ECE PhD Dissertation Defense: Sahil Nikhil Tikale

  • Starts: 10:00 am on Thursday, March 23, 2023
  • Ends: 12:00 pm on Thursday, March 23, 2023

Title: Market driven Elastic Secure Infrastructure

Presenter: Sahil Nikhil Tikale

Advisor: Professor Orran Krieger

Chair: TBA

Committee: Professor Orran Krieger, Professor David Starobinski, Professor Martin Herbordt, Professor Peter Desnoyers, Professor Larry Rudolph

Abstract: Static allocation of clusters in the Data Centers is a source of inefficient use of resources. The Data Centers are shared by multiple tenants each managing clusters supporting different applications (HPC, Cloud, Big Data etc). The tools such as Openstack-Ironic, MaaS, Foreman etc used for managing the clusters take full control of the hardware leading to their silofication. Consequently, the clusters are stood up with sufficient capacity to deal with peak demand. This leads to under-utilization during off-peak periods and in the cases where the demand exceeds capacity the clusters suffer from degraded quality of service (QoS) or may violate service level objectives (SLOs). Considering that all the clusters may not undergo peak demand at the same time provides an opportunity to improve the efficiency of all clusters by sharing resources between them.

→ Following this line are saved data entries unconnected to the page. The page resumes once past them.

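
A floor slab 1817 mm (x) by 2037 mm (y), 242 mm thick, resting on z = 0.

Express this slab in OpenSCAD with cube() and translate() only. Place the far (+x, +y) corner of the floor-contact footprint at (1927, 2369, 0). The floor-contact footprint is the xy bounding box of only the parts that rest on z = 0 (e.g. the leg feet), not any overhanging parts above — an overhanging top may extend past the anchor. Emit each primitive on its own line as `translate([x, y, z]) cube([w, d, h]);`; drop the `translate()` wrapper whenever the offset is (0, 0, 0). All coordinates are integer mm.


translate([110, 332, 0]) cube([1817, 2037, 242]);


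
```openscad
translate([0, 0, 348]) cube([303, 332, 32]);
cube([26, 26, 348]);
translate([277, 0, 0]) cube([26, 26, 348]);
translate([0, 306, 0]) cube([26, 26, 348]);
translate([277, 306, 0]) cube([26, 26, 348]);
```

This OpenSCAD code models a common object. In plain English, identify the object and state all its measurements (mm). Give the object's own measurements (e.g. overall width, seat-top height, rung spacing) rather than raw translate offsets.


A simple wooden stool: a rectangular seat 303 mm (x) by 332 mm (y), 32 mm thick, top face at z = 380 mm, on four square legs, each 26×26 mm in cross-section. The legs rest on z = 0, each flush with a corner of the seat.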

We propose the Marketplace driven Elastic Secure Infrastructure (MESI) both as an alternative to the public cloud and as an architecture for the lowest layer of the public cloud to improve its efficiency. MESI is based on the idea of enabling tenants to share hardware they own with tenants they may not trust and between clusters with different security requirements. The architecture provides control and freedom of choice to the tenants whether they wish to deploy and manage these services themselves or use it from a trusted third-party. MESI services fit into three layers that build on each other to provide: 1) Elastic Infrastructure, 2) Elastic Secure Infrastructure, and 3) Market driven Elastic Secure Infrastructure.

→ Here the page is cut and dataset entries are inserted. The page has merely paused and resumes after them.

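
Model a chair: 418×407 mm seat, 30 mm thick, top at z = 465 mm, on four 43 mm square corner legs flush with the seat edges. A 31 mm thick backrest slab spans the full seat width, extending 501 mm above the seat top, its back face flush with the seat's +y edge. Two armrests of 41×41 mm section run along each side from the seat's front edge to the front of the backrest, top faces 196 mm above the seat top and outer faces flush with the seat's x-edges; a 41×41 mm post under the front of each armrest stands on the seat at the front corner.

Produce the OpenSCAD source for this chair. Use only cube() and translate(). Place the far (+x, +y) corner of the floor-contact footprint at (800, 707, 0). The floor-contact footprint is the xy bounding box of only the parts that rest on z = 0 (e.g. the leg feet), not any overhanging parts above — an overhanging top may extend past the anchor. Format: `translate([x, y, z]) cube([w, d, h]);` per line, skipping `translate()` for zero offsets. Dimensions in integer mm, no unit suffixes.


translate([382, 300, 435]) cube([418, 407, 30]);
translate([382, 300, 0]) cube([43, 43, 435]);
translate([757, 300, 0]) cube([43, 43, 435]);
translate([382, 664, 0]) cube([43, 43, 435]);
translate([757, 664, 0]) cube([43, 43, 435]);
translate([382, 676, 465]) cube([418, 31, 501]);
translate([382, 300, 620]) cube([41, 376, 41]);
translate([759, 300, 620]) cube([41, 376, 41]);
translate([382, 300, 465]) cube([41, 41, 155]);
translate([759, 300, 465]) cube([41, 41, 155]);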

1) Hardware Isolation Layer (HIL) -- the bottom most layer of MESI is designed for moving nodes between multiple tools and schedulers used for managing the clusters. It defines HIL to control the layer 2 switches and bare-metal servers such that tenants can elastically adjust the size of the clusters in response to the changing demand of the workload. It enables movement of nodes between clusters with minimal to no modifications required to the tools and workflow used for managing these clusters. (2) Elastic Secure Infrastructure (ESI) builds on HIL to enable sharing of servers between clusters with different security requirements and mutually non-trusting tenants of the Data Center. ESI enables the borrowing tenant to minimize its trust in the node provider and take control of trade-offs between cost, performance and security. This enables sharing of nodes between tenants that are not only part of the same organization by can be organization-tenants in a co-located Data Center. (3) The Bare-metal Marketplace is an incentive-based system that uses economic principles of the marketplace to encourage the tenants to share their servers with others not just when they do not need them but also when others need them more. It provides tenants with the ability to define their own cluster objectives and sharing constraints and freedom to decide the quantity of nodes they wish to share with others.

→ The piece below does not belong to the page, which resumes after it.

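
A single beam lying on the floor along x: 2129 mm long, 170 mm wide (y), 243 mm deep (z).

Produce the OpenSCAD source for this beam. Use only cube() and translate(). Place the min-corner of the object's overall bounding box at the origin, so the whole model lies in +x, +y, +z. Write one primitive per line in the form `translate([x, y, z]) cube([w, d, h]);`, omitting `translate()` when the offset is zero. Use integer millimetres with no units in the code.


cube([2129, 170, 243]);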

MESI is evaluated using prototype implementations at each layer of the architecture. (i) The HIL prototype implemented with only 3000 loc is able to support many provisioning tools and schedulers with little to no modification; adds no overhead to the performance of the clusters and is in active production use at MOC managing over 150 servers and 11 switches. (ii) The ESI prototype builds on the HIL prototype and adds to it an attestation service, a provisioning service and deterministically built open-source firmware. Results demonstrate that it is possible to build a cluster that is secure, elastic, fairly quick to set up and tenant requires only minimum trust on the provider for the availability of the node. (iii) The MESI prototype demonstrates the feasibility of having a one-of-kind multi-provider marketplace for trading bare-metal servers where providers are also users of the nodes. The evaluation of the MESI prototype shows that all the clusters benefit from participating in the marketplace. It uses agents to trade bare-metal servers in a marketplace to meet the requirements of their clusters. Results show that compared operating as silos individual clusters see a 50 % improvement in the total work done: up to 200 % improvement (reduction) of waiting queues and 60 % improvement in the aggregate utilization of the test bed.

This dissertation makes the following contributions: (i) It defines the architecture of MESI that allows mutually non-trusting tenants of the datacenter to share resources between clusters with different security requirements. (ii) Demonstrates that it is possible to design a service that breaks the silos of static allocation of clusters yet have a small TCB and no overhead to the performance of the clusters. (iii) Provides a unique architecture that puts the tenant in control of its own security and minimizes the trust needed in the provider for sharing nodes. (iv) Finally results show that it is possible to encourage even mutually non-trusting tenants to share their nodes with each other without any central authority making allocation decisions.